Shadow energy and climate change secretary Caroline Flint called the reports "very concerning", which if true, suggested "shocking behaviour" in the oil market.
"When the allegations of price fixing in the gas market were made, Labour warned that opaque deals and relying on price reporting agencies left the market vulnerable to abuse.
"These latest allegations of price fixing in the oil market raise very similar questions," added the Labour MP. "Consumers need to know that the prices they pay for their energy or petrol are fair, transparent and not being manipulated by traders."
Colleague Chris Leslie said any evidence of price fixing would be "a shocking scandal for our financial markets" while Conservative MP Robert Halfon repeated his calls for a full investigation into alleged cartels and market manipulation.
"Last year, in a debate that I pressed for, parliament voted unanimously for an investigation into the oil market," he explained.

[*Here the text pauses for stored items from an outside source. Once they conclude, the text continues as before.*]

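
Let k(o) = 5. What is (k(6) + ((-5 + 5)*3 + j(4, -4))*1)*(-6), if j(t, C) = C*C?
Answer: -126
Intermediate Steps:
j(t, C) = C²
(k(6) + ((-5 + 5)*3 + j(4, -4))*1)*(-6) = (5 + ((-5 + 5)*3 + (-4)²)*1)*(-6) = (5 + (0*3 + 16)*1)*(-6) = (5 + (0 + 16)*1)*(-6) = (5 + 16*1)*(-6) = (5 + 16)*(-6) = 21*(-6) = -126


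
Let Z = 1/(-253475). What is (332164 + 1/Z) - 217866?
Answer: -139177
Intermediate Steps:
Z = -1/253475 ≈ -3.9452e-6
(332164 + 1/Z) - 217866 = (332164 + 1/(-1/253475)) - 217866 = (332164 - 253475) - 217866 = 78689 - 217866 = -139177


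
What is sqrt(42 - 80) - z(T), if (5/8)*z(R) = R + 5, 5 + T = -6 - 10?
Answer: 128/5 + I*sqrt(38) ≈ 25.6 + 6.1644*I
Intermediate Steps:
T = -21 (T = -5 + (-6 - 10) = -5 - 16 = -21)
z(R) = 8 + 8*R/5 (z(R) = 8*(R + 5)/5 = 8*(5 + R)/5 = 8 + 8*R/5)
sqrt(42 - 80) - z(T) = sqrt(42 - 80) - (8 + (8/5)*(-21)) = sqrt(-38) - (8 - 168/5) = I*sqrt(38) - 1*(-128/5) = I*sqrt(38) + 128/5 = 128/5 + I*sqrt(38)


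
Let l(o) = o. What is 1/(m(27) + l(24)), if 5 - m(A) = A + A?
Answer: -1/25 ≈ -0.040000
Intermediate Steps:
m(A) = 5 - 2*A (m(A) = 5 - (A + A) = 5 - 2*A)
1/(m(27) + l(24)) = 1/((5 - 2*27) + 24) = 1/((5 - 54) + 24) = 1/(-49 + 24) = 1/(-25) = -1/25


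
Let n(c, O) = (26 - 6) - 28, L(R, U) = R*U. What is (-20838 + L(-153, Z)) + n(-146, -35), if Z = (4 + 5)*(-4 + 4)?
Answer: -20846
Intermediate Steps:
Z = 0 (Z = 9*0 = 0)
n(c, O) = -8 (n(c, O) = 20 - 28 = -8)
(-20838 + L(-153, Z)) + n(-146, -35) = (-20838 - 153*0) - 8 = (-20838 + 0) - 8 = -20838 - 8 = -20846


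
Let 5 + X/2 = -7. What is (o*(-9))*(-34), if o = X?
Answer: -7344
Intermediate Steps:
X = -24 (X = -10 + 2*(-7) = -10 - 14 = -24)
o = -24
(o*(-9))*(-34) = -24*(-9)*(-34) = 216*(-34) = -7344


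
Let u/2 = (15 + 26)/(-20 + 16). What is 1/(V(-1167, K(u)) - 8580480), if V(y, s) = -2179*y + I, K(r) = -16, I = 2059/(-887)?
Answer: -887/5355341728 ≈ -1.6563e-7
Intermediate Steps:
u = -41/2 (u = 2*((15 + 26)/(-20 + 16)) = 2*(41/(-4)) = 2*(41*(-¼)) = 2*(-41/4) = -41/2 ≈ -20.500)
I = -2059/887 (I = 2059*(-1/887) = -2059/887 ≈ -2.3213)
V(y, s) = -2059/887 - 2179*y (V(y, s) = -2179*y - 2059/887 = -2059/887 - 2179*y)
1/(V(-1167, K(u)) - 8580480) = 1/((-2059/887 - 2179*(-1167)) - 8580480) = 1/((-2059/887 + 2542893) - 8580480) = 1/(2255544032/887 - 8580480) = 1/(-5355341728/887) = -887/5355341728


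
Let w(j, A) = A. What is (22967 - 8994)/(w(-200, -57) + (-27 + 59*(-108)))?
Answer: -13973/6456 ≈ -2.1643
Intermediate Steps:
(22967 - 8994)/(w(-200, -57) + (-27 + 59*(-108))) = (22967 - 8994)/(-57 + (-27 + 59*(-108))) = 13973/(-57 + (-27 - 6372)) = 13973/(-57 - 6399) = 13973/(-6456) = 13973*(-1/6456) = -13973/6456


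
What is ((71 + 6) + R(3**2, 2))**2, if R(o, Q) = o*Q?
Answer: 9025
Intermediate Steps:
R(o, Q) = Q*o
((71 + 6) + R(3**2, 2))**2 = ((71 + 6) + 2*3**2)**2 = (77 + 2*9)**2 = (77 + 18)**2 = 95**2 = 9025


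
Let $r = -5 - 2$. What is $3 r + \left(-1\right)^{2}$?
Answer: $-20$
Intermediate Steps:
$r = -7$
$3 r + \left(-1\right)^{2} = 3 \left(-7\right) + \left(-1\right)^{2} = -21 + 1 = -20$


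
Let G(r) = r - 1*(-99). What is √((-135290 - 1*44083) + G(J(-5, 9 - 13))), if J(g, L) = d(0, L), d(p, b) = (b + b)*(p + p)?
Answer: I*√179274 ≈ 423.41*I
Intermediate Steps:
d(p, b) = 4*b*p (d(p, b) = (2*b)*(2*p) = 4*b*p)
J(g, L) = 0 (J(g, L) = 4*L*0 = 0)
G(r) = 99 + r (G(r) = r + 99 = 99 + r)
√((-135290 - 1*44083) + G(J(-5, 9 - 13))) = √((-135290 - 1*44083) + (99 + 0)) = √((-135290 - 44083) + 99) = √(-179373 + 99) = √(-179274) = I*√179274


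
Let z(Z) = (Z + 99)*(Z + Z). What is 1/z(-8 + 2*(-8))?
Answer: -1/3600 ≈ -0.00027778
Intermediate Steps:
z(Z) = 2*Z*(99 + Z) (z(Z) = (99 + Z)*(2*Z) = 2*Z*(99 + Z))
1/z(-8 + 2*(-8)) = 1/(2*(-8 + 2*(-8))*(99 + (-8 + 2*(-8)))) = 1/(2*(-8 - 16)*(99 + (-8 - 16))) = 1/(2*(-24)*(99 - 24)) = 1/(2*(-24)*75) = 1/(-3600) = -1/3600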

"These latest allegations underline why that must happen urgently.
"High oil prices are crushing families across Britain. Motorists are being taken for a very expensive ride."
Britain's Office of Fair Trading (OFT) ruled out a probe four months ago, concluding there was "very limited evidence" that pump prices were being manipulated.
Former Liberal Democrat treasury spokesman Matthew Oakeshott compared the allegations to the Libor scandal, which resulted in several banks paying out huge settlements over claims they manipulated the key interest rate.
Larry Neal, the president of Platts, rejected similar accusations in a letter to the Financial Times earlier this week.
"Your comparison of PRA (price reporting agency) activity to Libor is a false one," he said.
"While PRAs do obtain information from 'traders who may have a vested interest in moving the markets,' the agencies do not have any such vested interest," he added. "In contrast, our role is providing market transparency."